We have of late been reminded of the relationship of fear and anger by the threats, chants, and placards of the "Tea Party" demonstrations against health reform. Before dismissing them as uninformed rednecks, reflect for a moment about where we have seen these faces before: in the angry mobs that opposed school integration and other civil rights for African-Americans in the 60's. They feel their country changing before their eyes, becoming more diverse. They are told that they, European-Americans, will, in a few years, be in the minority. Any sign of progress toward that day is profoundly frightening for them. So they are livid. They are buying guns as never before and according to the Southern Poverty Law Center "nativist extremist" groups have increased in number by 80% since President Obama was elected. Such is the power of fear channeled into anger. Richard Nixon explained this to us many years ago: "People react to fear, not love. They don't teach that in Sunday school but it's true."
In fact, it seems to me that just behind the anger that is so evident, and often encouraged, in our lives, are two emotions that are much harder to express: fear and sadness. Both of these very common feelings are seen as weaknesses and are hard to tolerate for long. One way to escape them is to get mad and allocate blame. If we can find a target, we can indulge our outrage and assign responsibility for our misery to someone else. Now we are a victim.
With victimhood comes all sorts of prerogatives, the most important of which is the reassurance that what has happened to us is not our fault. We are issued a license to complain (and often a public platform from which to do so). I remember when I found out as an adult that I had been adopted. (My parents had omitted telling me this salient fact.) Amid the identity confusion and apprehension that accompanied this shocking revelation was a perverse satisfaction that, after years as a privileged white male, I was now a member of an aggrieved minority group: adult adoptees. I began to publicly complain about the legal barriers to finding out who my birthparents were; I railed against the injustice of being denied my family medical history; I tried (unsuccessfully) to get my state legislature to open adoption records to adults searching for birthparents; I was outraged that newspapers that covered this story persisted in referring to us as "adopted children." I was angry.
Finally, I tired of the struggle and, like many adoptees before and since, searched on my own and found my birthmother. Later I came to feel that the difficult process that this entailed made our reunion that much sweeter for both of us. She knew what I had had to go through to find her, and the search gave me time to both reflect on why I was doing this and deal with the sadness of the long-ago abandonment that required it. But I cannot deny the satisfaction of feeling like an oppressed minority, for a little while at least.

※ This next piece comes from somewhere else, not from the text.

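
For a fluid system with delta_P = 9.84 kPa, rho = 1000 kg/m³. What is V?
Formula: V = \sqrt{\frac{2 \Delta P}{\rho}}
V = √(2·(9.84·1000)/1000) = 4.436 m/s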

So, the next time you're feeling outraged about something, especially if the target of your anger is someone in your life to whom you long to be closer, ask yourself if this feeling may not be a substitute for some sense of loss or powerlessness. Ask yourself further if there might not be something you can do that will begin to transform the situation. If you cannot change the people around you, you can at least have the satisfaction of surprising them.